Petersen Maya L, Molinaro Annette M, Sinisi Sandra E, van der Laan Mark J
Division of Biostatistics, University of California, Berkeley, School of Public Health, Earl Warren Hall 7360 Berkeley, California 94720-7360, phone: 510.642.3241 fax: 510.643.5163.
J Multivar Anal. 2008 Mar;25(2):260-266. doi: 10.1016/j.jmva.2007.07.004.
Many applications aim to learn a high dimensional parameter of a data generating distribution based on a sample of independent and identically distributed observations. For example, the goal might be to estimate the conditional mean of an outcome given a list of input variables. In this prediction context, bootstrap aggregating (bagging) has been introduced as a method to reduce the variance of a given estimator at little cost to bias. Bagging involves applying an estimator to multiple bootstrap samples, and averaging the result across bootstrap samples. In order to address the curse of dimensionality, a common practice has been to apply bagging to estimators which themselves use cross-validation, thereby using cross-validation within a bootstrap sample to select fine-tuning parameters trading off bias and variance of the bootstrap sample-specific candidate estimators. In this article we point out that in order to achieve the correct bias variance trade-off for the parameter of interest, one should apply the cross-validation selector externally to candidate bagged estimators indexed by these fine-tuning parameters. We use three simulations to compare the new cross-validated bagging method with bagging of cross-validated estimators and bagging of non-cross-validated estimators.

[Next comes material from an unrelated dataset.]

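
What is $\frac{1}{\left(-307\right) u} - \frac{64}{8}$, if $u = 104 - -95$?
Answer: $- \frac{488745}{61093} \approx -8.0$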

许多应用旨在基于独立同分布观测值的样本,学习数据生成分布的高维参数。例如,目标可能是在给定输入变量列表的情况下估计结果的条件均值。在这种预测背景下,自助聚合(装袋)已被引入作为一种以较小偏差代价降低给定估计器方差的方法。装袋涉及将估计器应用于多个自助样本,并对自助样本的结果进行平均。为了解决维度诅咒问题,一种常见的做法是将装袋应用于本身使用交叉验证的估计器,从而在自助样本内使用交叉验证来选择微调参数,以权衡自助样本特定候选估计器的偏差和方差。在本文中,我们指出,为了实现对感兴趣参数的正确偏差方差权衡,应该在外部将交叉验证选择器应用于由这些微调参数索引的候选装袋估计器。我们使用三个模拟来比较新的交叉验证装袋方法与交叉验证估计器的装袋以及非交叉验证估计器的装袋。